From VOA Learning English, this is As It Is.
Welcome back. I’m Caty Weaver.
On the show today we go to a conference in Cameroon. Delegates are seeking an end to sexual abuse and the establishment of reproductive rights for all Africans.
Then we hear from survivors of acid attacks in Pakistan. The attacks continue although there are laws in place to prevent them.
African countries have been called upon to accept "sexual rights" as a basic right for all African people. These countries are also being asked to remove all barriers that prevent women, girls and boys from having sexual rights.
Christopher Cruise has more.
Delegates at Conference Call for Sexual Rights for All Africans
About 550 people from 55 countries took part last week in the sixth Africa Conference on Sexual Health in Cameroon. Young people sang at the conference to draw attention to the problem of sexual violence. And they are asking their African leaders for help.
Among those singing is 18-year-old student Mbassi Antoinette. She attends University of Yaounde 1. She says her professor violated her sexual rights.
She says it started with the professor promising to help her. After that he started asking for sex. He told her that if she refused to have sex with him, he would fail her on her exams.

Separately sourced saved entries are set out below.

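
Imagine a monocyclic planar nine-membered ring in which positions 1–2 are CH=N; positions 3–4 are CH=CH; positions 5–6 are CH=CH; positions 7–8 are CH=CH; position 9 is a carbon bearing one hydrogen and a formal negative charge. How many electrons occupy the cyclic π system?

10

All ring atoms are sp² and supply a p orbital to the ring (each doubly-bonded ring atom is sp² with one p-orbital electron; each =N– nitrogen is pyridine-type (lone pair in the sp² plane, one electron in the p orbital); the carbanion's lone pair occupies the p orbital); the conjugation is uninterrupted.
Tallying contributions gives 4 × 2 = 8 from the double-bond units + 2 from the CH(-) atom = 10.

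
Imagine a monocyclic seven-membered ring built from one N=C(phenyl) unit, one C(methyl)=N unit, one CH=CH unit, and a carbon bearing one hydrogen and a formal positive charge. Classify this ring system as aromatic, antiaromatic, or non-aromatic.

Aromatic

The p orbitals form a continuous loop: every atom in a ring double bond is sp² and brings one electron to the p orbital; each =N– nitrogen is pyridine-type (lone pair in the sp² plane, one electron in the p orbital); the carbocation has an empty p orbital. The ring is fully conjugated.
Tallying contributions gives 3 × 2 = 6 from the double-bond units + 0 from the CH(+) atom = 6.
That gives a 4n+2 count (6, n = 1).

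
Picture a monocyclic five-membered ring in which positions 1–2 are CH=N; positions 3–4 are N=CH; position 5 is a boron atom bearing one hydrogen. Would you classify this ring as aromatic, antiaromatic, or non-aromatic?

Antiaromatic

The p orbitals form a continuous loop: the double-bond atoms are sp², each contributing one p electron; the doubly-bonded nitrogens are pyridine-type — their lone pairs lie in the ring plane, leaving one electron in the p orbital; the boron has an empty p orbital. The ring is fully conjugated.
π-electron count: 2 × 2 = 4 from the double-bond units + 0 from the BH atom = 4.
4 is a 4n count (n = 1), so the planar conjugated ring is antiaromatic.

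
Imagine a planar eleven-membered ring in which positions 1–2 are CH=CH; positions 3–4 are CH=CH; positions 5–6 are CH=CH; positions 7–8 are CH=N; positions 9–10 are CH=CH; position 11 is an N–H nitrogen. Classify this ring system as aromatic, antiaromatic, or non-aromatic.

Check conjugation: every atom in a ring double bond is sp² and brings one electron to the p orbital; each sp² =N– keeps its lone pair in-plane and puts one electron into the π system; the pyrrole-type nitrogen donates its lone pair from the p orbital — every position has a p orbital, so the cyclic π system is continuous.
Adding the contributions, 5 × 2 = 10 from the double-bond units + 2 from the NH atom = 12.
12 = 4(3); a planar, fully conjugated 4n system is antiaromatic.

Antiaromatic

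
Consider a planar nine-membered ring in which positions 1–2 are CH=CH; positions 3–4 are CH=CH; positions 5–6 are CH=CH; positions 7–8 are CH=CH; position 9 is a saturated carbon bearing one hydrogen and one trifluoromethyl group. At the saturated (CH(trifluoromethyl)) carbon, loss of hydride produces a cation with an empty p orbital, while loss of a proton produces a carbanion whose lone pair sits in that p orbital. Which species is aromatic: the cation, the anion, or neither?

The anion

Once that carbon is sp², every ring atom has a p orbital and both ions are fully conjugated.
Cation: 4 × 2 + 0 = 8 π electrons → 4(2), antiaromatic.
Anion: 4 × 2 + 2 = 10 π electrons → 4(2)+2, aromatic.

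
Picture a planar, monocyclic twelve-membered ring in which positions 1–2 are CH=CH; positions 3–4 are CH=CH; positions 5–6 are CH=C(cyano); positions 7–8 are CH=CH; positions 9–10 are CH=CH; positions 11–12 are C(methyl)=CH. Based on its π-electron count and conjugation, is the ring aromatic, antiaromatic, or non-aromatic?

All ring atoms are sp² and supply a p orbital to the ring (the double-bond atoms are sp², each contributing one p electron); the conjugation is uninterrupted.
Adding the contributions, 6 × 2 = 12 from the 6 double-bond units.
12 is a 4n count (n = 3), so the planar conjugated ring is antiaromatic.

Antiaromatic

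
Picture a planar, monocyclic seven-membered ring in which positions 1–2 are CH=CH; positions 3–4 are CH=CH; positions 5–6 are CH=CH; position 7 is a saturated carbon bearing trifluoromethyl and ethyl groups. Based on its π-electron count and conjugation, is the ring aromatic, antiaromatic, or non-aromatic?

At the C(trifluoromethyl)(ethyl) position, that saturated carbon is sp³ and has no p orbital in the ring π system; the ring's p-orbital overlap is broken there.
Broken conjugation rules out both aromaticity and antiaromaticity.

Non-aromatic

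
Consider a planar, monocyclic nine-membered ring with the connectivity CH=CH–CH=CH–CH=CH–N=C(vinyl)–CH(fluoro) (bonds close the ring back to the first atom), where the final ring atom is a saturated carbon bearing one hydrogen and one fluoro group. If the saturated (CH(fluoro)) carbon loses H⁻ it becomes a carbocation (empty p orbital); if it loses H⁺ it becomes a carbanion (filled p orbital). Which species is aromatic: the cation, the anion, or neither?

The anion

Once that carbon is sp², every ring atom has a p orbital and both ions are fully conjugated.
Cation: 4 × 2 + 0 = 8 π electrons → 4(2), antiaromatic.
Anion: 4 × 2 + 2 = 10 π electrons → 4(2)+2, aromatic.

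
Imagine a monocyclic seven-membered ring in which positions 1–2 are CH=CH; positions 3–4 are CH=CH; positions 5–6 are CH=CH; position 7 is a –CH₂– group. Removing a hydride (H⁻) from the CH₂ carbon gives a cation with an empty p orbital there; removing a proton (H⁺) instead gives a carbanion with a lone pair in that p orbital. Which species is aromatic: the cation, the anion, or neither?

The cation

Both ions have a continuous loop of p orbitals — each ring atom is sp².
Cation: 3 × 2 + 0 = 6 π electrons → 4(1)+2, aromatic.
Anion: 3 × 2 + 2 = 8 π electrons → 4(2), antiaromatic.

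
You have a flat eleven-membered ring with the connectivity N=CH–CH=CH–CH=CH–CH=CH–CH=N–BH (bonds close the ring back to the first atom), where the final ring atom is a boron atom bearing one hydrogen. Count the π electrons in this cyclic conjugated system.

Check conjugation: every atom in a ring double bond is sp² and brings one electron to the p orbital; the doubly-bonded nitrogens are pyridine-type — their lone pairs lie in the ring plane, leaving one electron in the p orbital; the boron has an empty p orbital — every position has a p orbital, so the cyclic π system is continuous.
Counting π electrons: 5 × 2 = 10 from the double-bond units + 0 from the BH atom = 10.

10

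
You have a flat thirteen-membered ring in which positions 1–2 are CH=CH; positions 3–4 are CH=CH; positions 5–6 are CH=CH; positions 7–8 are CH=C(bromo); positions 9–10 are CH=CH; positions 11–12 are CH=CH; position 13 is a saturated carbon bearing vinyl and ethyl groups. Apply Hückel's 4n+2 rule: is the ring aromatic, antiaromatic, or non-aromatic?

Non-aromatic

The C(vinyl)(ethyl) position has four σ bonds — that saturated carbon is sp³ and has no p orbital in the ring π system — so the cyclic conjugation is interrupted.
A ring that is not fully conjugated cannot be aromatic or antiaromatic regardless of its π-electron count.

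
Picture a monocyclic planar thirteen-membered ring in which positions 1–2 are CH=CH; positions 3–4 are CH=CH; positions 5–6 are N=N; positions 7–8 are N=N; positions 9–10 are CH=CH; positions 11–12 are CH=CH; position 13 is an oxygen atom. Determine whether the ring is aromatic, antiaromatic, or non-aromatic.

Aromatic

The p orbitals form a continuous loop: each doubly-bonded ring atom is sp² with one p-orbital electron; the doubly-bonded nitrogens are pyridine-type — their lone pairs lie in the ring plane, leaving one electron in the p orbital; the oxygen donates one lone pair from its p orbital. The ring is fully conjugated.
π-electron count: 6 × 2 = 12 from the double-bond units + 2 from the O atom = 14.
14 = 4(3) + 2, which satisfies Hückel's 4n+2 rule.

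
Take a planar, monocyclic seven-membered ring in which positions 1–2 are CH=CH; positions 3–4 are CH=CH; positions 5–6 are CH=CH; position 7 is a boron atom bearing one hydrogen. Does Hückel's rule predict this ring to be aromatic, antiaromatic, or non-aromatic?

All ring atoms are sp² and supply a p orbital to the ring (the double-bond atoms are sp², each contributing one p electron; the boron has an empty p orbital); the conjugation is uninterrupted.
Adding the contributions, 3 × 2 = 6 from the double-bond units + 0 from the BH atom = 6.
Since 6 = 4·1 + 2, the ring meets the 4n+2 criterion.

Aromatic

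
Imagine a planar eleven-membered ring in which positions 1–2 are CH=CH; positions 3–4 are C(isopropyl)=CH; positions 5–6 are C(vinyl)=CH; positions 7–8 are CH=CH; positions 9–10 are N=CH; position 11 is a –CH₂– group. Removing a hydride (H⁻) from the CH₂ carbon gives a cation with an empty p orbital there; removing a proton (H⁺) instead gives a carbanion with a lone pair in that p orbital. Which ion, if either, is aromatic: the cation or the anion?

Once that carbon is sp², every ring atom has a p orbital and both ions are fully conjugated.
Cation: 5 × 2 + 0 = 10 π electrons → 4(2)+2, aromatic.
Anion: 5 × 2 + 2 = 12 π electrons → 4(3), antiaromatic.

The cation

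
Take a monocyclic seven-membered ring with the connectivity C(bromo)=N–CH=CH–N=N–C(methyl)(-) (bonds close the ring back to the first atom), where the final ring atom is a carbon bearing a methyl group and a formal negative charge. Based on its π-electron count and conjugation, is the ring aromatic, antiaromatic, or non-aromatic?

Antiaromatic

All ring atoms are sp² and supply a p orbital to the ring (every atom in a ring double bond is sp² and brings one electron to the p orbital; each sp² =N– keeps its lone pair in-plane and puts one electron into the π system; the carbanion's lone pair occupies the p orbital); the conjugation is uninterrupted.
Tallying contributions gives 3 × 2 = 6 from the double-bond units + 2 from the C(methyl)(-) atom = 8.
A 4n π count (8, n = 2) in a planar conjugated ring means antiaromatic.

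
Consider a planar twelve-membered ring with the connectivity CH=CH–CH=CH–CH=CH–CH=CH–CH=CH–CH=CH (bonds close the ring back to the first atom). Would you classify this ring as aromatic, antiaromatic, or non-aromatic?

Check conjugation: the double-bond atoms are sp², each contributing one p electron — every position has a p orbital, so the cyclic π system is continuous.
π-electron count: 6 × 2 = 12 from the 6 double-bond units.
12 = 4(3); a planar, fully conjugated 4n system is antiaromatic.

Antiaromatic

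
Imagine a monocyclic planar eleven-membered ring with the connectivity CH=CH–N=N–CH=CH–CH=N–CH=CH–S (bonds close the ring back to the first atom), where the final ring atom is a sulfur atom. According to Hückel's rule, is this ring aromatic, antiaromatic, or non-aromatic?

All ring atoms are sp² and supply a p orbital to the ring (every atom in a ring double bond is sp² and brings one electron to the p orbital; each =N– nitrogen is pyridine-type (lone pair in the sp² plane, one electron in the p orbital); the sulfur donates one lone pair from its p orbital); the conjugation is uninterrupted.
π-electron count: 5 × 2 = 10 from the double-bond units + 2 from the S atom = 12.
12 = 4(3); a planar, fully conjugated 4n system is antiaromatic.

Antiaromatic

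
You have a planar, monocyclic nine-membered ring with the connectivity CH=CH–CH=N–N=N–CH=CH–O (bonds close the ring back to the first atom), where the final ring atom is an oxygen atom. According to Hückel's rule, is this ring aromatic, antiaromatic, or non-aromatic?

Every ring atom contributes a p orbital perpendicular to the ring (every atom in a ring double bond is sp² and brings one electron to the p orbital; each sp² =N– keeps its lone pair in-plane and puts one electron into the π system; the oxygen donates one lone pair from its p orbital), so the π system is cyclic and fully conjugated.
π-electron count: 4 × 2 = 8 from the double-bond units + 2 from the O atom = 10.
With 10 π electrons (n = 2), the Hückel 4n+2 condition holds.

Aromatic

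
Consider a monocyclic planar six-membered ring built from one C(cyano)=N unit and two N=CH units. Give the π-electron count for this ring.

6

The p orbitals form a continuous loop: every atom in a ring double bond is sp² and brings one electron to the p orbital; each =N– nitrogen is pyridine-type (lone pair in the sp² plane, one electron in the p orbital). The ring is fully conjugated.
Adding the contributions, 3 × 2 = 6 from the 3 double-bond units.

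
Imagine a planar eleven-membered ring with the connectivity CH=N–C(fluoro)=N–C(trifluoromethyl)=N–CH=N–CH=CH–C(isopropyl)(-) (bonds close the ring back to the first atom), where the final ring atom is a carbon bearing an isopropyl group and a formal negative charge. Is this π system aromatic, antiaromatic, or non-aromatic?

The p orbitals form a continuous loop: every atom in a ring double bond is sp² and brings one electron to the p orbital; each =N– nitrogen is pyridine-type (lone pair in the sp² plane, one electron in the p orbital); the carbanion's lone pair occupies the p orbital. The ring is fully conjugated.
π-electron count: 5 × 2 = 10 from the double-bond units + 2 from the C(isopropyl)(-) atom = 12.
A 4n π count (12, n = 3) in a planar conjugated ring means antiaromatic.

Antiaromatic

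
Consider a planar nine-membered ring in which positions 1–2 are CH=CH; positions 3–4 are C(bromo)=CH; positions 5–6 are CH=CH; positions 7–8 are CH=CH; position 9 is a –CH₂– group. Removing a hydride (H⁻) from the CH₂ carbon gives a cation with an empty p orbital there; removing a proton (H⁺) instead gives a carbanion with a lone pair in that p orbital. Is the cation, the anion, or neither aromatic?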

Sexual violence and rape seems to be increasing in many parts of Africa. Ahmadou Bouba is a Cameroonian professor. He says a study he carried out shows surprising amounts of violence in Cameroon. He adds that this violence is one of the main barriers to quality education in Africa.
Mr. Bouba says that cases of sexual mistreatment have increased in universities. Male professors are sexually threatening more female students. He adds that in some cases, female professors sexually threaten male students.
The U.N. Population Fund says Africa has more people under the age of 20 than any place in the world. Fund officials estimate that the continent's population is set to double to two billion by 2050.
However, Christine Boutegwa from Ghana says this economic development is at risk. She the legal systems in Africa do not protect the sexual and reproductive rights of these young people.
"They do not see adolescents as sexual beings. The policies that are there are not right for boys and girls."
The conference representative from Uganda, Sarah Mokossa, says there is a culture of silence around sex and sexuality on the African continent.
"We still practice child marriage, we still practice female genital mutilation, we still view it as acceptable that young women and young men should not be educated on their sexual and reproductive health and rights even though we know that they are sexually active and that usually that sexual activity is not one of choice. It is one in which they are coerced by older men in the case of young girls."
The situation is similar in Zimbabwe where laws are weak and do not punish those who carry out sexual abuse, says Ndana Tawamba. Ms. Tawamba represented Zimbabwe at the conference.
"The justice systems in the countries we are coming from are pretty much lacking behind in terms of what it is that they can do in terms of seeing to it that those girls that are being married at early ages get the kind of recourse that they deserve, getting the justice that they deserve after being raped particularly."
U.N. Population Fund Deputy Director Kate Gilmore spoke at the end of the conference. She called on African leaders to end all barriers that prevent women, girls and boys from having a healthy sexual life with control over their reproductive choices.
I’m Christopher Cruise.
A vicious form of punishment continues in Pakistan although the government has enacted laws to stop it. Almost 150 acid attacks were reported to the Acid Survivors Foundation in Pakistan last year.
VOA reporter Sharon Behn spoke to two victims in Islamabad. Caty Weaver has her report.
Acid Attacks Threaten Mostly Females in Pakistan
Females represent sixty percent of the acid attack victims in Pakistan. Nusrat Bibi is among them. Ms. Bibi’s brother refused to marry a member of her husband’s family. She suffered the results of that decision. Her husband punished her by throwing acid on her.
Ms. Bibi was in a hospital for nine months and had 17 operations to rebuild her face and body.
Muhammad Hassan Mangi is the director of Pakistan’s Ministry of Law, Justice and Human Rights. He admits that more needs to be done about preventing acid attacks.
“You need to have such methods and things in practice that you can express your, even, anger in a decent manner. That has to be understood by society.”
Mohammed Farooq, a former member of the Pakistani military, is another victim. He also was punished after refusing to marry a woman chosen for him. He dealt with severe pain, damage and depression following his attack.
“At first I was devastated. There was nothing left in my life. No past, no future, no present.”
But three years later, he is able to face the world again. Mr. Farooq dreams of being an athlete. He wants to start bicycling again.
Valerie Khan leads the Acid Survivors Foundation in Islamabad. She says changing the way society judges acid attack victims is critical to their survival.
“It’s about rebuilding your mind, your self-esteem, and it’s about reclaiming your space in the community and in the public space as a man, a woman, who deserves and will obtain and achieve respect and dignity again.”
Mohammed Farooq is no longer hiding his face. He is learning the art of photography. He is getting on with his life.
“My message to those that did this is that you tried your best to kill us, but we have been saved. God willing, we will move on. Never lose hope. Be patient. This is a test of patience. God will reward us.”
And that’s As It Is for today. I’m Caty Weaver.